47. lac operon • Lac operon – encodes 3 proteins involved in galactosides uptake and catabolism. • Permease – imports galactosides (lactose) • b-galactosidase – Cleaves lactose to glucose and galactose. • b-galactoside transacetylase – acetylates b-galactosides • Expression of lac operon is negatively regulated by the lacI protein

48. The lac I protein • The structural genes of the lac operon are controlled by negative regulation • lacI gene product is the lac repressor • When the lacI protein binds to the lac operator it prevents transcription • lac repressor – 2 domains - DNA binding on N-term; C-term. binds inducer, forms tetramer.

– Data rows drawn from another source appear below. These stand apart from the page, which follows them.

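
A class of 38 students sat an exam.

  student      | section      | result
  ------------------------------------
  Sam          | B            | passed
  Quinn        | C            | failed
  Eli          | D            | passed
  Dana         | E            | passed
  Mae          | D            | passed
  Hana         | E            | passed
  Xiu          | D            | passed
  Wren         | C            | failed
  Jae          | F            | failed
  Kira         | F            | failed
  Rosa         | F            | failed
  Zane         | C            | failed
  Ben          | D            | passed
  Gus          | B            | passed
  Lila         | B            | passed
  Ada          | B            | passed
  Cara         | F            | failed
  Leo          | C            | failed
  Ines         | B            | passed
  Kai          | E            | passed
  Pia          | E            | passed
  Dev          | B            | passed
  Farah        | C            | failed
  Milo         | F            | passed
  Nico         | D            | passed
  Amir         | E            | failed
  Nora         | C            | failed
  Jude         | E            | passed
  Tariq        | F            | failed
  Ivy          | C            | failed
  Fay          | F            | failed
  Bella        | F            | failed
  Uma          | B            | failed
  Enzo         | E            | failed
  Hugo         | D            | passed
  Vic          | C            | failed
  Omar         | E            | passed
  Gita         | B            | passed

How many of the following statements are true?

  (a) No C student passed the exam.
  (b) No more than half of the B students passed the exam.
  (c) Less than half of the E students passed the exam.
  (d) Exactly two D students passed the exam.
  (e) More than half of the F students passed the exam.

1

(a) C: |A| = 8, |A ∩ B| = 0; needs A ∩ B = ∅ (|A ∩ B| = 0) — true.
(b) B: |A| = 8, |A ∩ B| = 7; needs |A ∩ B| ≤ |A ∖ B| — false.
(c) E: |A| = 8, |A ∩ B| = 6; needs |A ∩ B| < |A ∖ B| — false.
(d) D: |A| = 6, |A ∩ B| = 6; needs |A ∩ B| = 2 — false.
(e) F: |A| = 8, |A ∩ B| = 1; needs |A ∩ B| > |A ∖ B| — false.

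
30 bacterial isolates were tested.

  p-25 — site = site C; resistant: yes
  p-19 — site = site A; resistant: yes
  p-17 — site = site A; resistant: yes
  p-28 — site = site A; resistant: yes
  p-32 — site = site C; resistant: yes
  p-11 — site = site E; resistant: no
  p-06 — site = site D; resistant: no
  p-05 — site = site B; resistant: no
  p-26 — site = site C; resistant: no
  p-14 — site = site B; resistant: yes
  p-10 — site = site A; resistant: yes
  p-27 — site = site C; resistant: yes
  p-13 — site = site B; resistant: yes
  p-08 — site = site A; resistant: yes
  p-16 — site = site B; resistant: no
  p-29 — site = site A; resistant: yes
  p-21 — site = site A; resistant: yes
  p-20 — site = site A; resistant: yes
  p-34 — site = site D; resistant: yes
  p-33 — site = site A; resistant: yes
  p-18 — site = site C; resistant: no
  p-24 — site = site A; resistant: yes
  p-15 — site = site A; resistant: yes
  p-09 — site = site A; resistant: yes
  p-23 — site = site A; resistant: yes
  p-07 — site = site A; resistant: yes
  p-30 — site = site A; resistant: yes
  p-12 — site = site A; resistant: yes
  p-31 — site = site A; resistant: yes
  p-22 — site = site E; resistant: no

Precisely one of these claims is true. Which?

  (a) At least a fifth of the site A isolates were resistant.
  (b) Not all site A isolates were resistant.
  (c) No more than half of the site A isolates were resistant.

|A| = 17, |A ∩ B| = 17, |A ∖ B| = 0.
(a) requires |A ∩ B| / |A| ≥ 1/5: true.
(b) requires A ⊄ B (|A ∖ B| ≥ 1): false.
(c) requires |A ∩ B| ≤ |A ∖ B|: false.

(a)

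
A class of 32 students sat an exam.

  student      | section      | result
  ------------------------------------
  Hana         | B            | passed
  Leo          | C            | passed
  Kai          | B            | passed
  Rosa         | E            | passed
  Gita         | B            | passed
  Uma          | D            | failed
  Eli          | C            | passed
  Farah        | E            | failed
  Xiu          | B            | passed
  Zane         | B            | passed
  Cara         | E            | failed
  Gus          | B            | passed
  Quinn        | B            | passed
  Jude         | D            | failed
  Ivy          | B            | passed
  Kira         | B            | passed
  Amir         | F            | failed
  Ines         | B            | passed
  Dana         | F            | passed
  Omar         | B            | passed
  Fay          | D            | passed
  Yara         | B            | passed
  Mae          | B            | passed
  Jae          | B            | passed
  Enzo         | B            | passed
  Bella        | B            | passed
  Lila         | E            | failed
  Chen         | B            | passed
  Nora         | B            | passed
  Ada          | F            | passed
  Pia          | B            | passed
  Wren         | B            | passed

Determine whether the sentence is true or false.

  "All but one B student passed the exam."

'All but one B student passed the exam' holds iff |A ∖ B| = 1.
|A| = 20, |A ∩ B| = 20, |A ∖ B| = 0.
|A ∖ B| = 0, so the statement is false.

False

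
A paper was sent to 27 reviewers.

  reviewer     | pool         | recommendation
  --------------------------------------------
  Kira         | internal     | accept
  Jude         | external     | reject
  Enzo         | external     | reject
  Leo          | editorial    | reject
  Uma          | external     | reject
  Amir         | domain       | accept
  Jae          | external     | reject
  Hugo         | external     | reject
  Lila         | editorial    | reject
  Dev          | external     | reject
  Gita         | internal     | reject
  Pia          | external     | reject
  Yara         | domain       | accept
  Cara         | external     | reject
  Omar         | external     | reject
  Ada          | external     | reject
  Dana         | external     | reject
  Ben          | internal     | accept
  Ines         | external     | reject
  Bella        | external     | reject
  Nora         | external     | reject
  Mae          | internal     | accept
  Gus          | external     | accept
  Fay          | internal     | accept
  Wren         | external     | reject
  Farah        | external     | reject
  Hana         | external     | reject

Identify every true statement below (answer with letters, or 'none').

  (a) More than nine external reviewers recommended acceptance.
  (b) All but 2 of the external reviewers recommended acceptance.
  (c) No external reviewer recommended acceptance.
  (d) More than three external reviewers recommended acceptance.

none

|A| = 18, |A ∩ B| = 1, |A ∖ B| = 17.
(a) |A ∩ B| > 9: fails.
(b) |A ∖ B| = 2: fails.
(c) A ∩ B = ∅ (|A ∩ B| = 0): fails.
(d) |A ∩ B| > 3: fails.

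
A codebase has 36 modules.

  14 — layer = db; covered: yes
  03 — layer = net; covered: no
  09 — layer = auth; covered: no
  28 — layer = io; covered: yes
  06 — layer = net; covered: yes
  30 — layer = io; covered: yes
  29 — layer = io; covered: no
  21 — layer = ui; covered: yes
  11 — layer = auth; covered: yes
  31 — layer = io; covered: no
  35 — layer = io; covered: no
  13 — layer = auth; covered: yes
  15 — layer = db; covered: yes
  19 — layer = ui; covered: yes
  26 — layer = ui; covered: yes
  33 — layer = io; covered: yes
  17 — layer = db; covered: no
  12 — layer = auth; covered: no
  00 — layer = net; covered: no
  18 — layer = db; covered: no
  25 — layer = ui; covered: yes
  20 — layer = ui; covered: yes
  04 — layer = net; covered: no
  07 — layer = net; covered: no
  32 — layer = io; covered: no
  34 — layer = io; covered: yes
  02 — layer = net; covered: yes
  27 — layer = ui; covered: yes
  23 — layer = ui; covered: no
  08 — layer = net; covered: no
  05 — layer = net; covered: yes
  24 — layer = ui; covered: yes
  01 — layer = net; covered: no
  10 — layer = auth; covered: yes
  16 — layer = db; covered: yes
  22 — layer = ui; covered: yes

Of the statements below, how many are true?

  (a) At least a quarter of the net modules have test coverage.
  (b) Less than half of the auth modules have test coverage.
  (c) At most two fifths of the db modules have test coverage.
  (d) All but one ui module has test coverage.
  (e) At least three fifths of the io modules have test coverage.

(a) net: |A| = 9, |A ∩ B| = 3; needs |A ∩ B| / |A| ≥ 1/4 — true.
(b) auth: |A| = 5, |A ∩ B| = 3; needs |A ∩ B| < |A ∖ B| — false.
(c) db: |A| = 5, |A ∩ B| = 3; needs |A ∩ B| / |A| ≤ 2/5 — false.
(d) ui: |A| = 9, |A ∩ B| = 8; needs |A ∖ B| = 1 — true.
(e) io: |A| = 8, |A ∩ B| = 4; needs |A ∩ B| / |A| ≥ 3/5 — false.

2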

49. Inhibition of repression of lac operon by inducer binding to lacI • Binding of inducer to lacI cause allosteric change that prevents binding to the operator • Inducer is allolactose which is formed when excess lactose is present.

50. Catabolite Repression of lac Operon (Positive regulation) • When excess glucose is present, the lac operon is repressed even in the presence of lactose. • In the absence of glucose, the lac operon is induced. • Absence of glucose results in the increase synthesis of cAMP • cAMP binds to cAMP regulatory protein (CRP) (AKA CAP). • When activated by cAMP, CRP binds to lac promoter and stimulates transcription.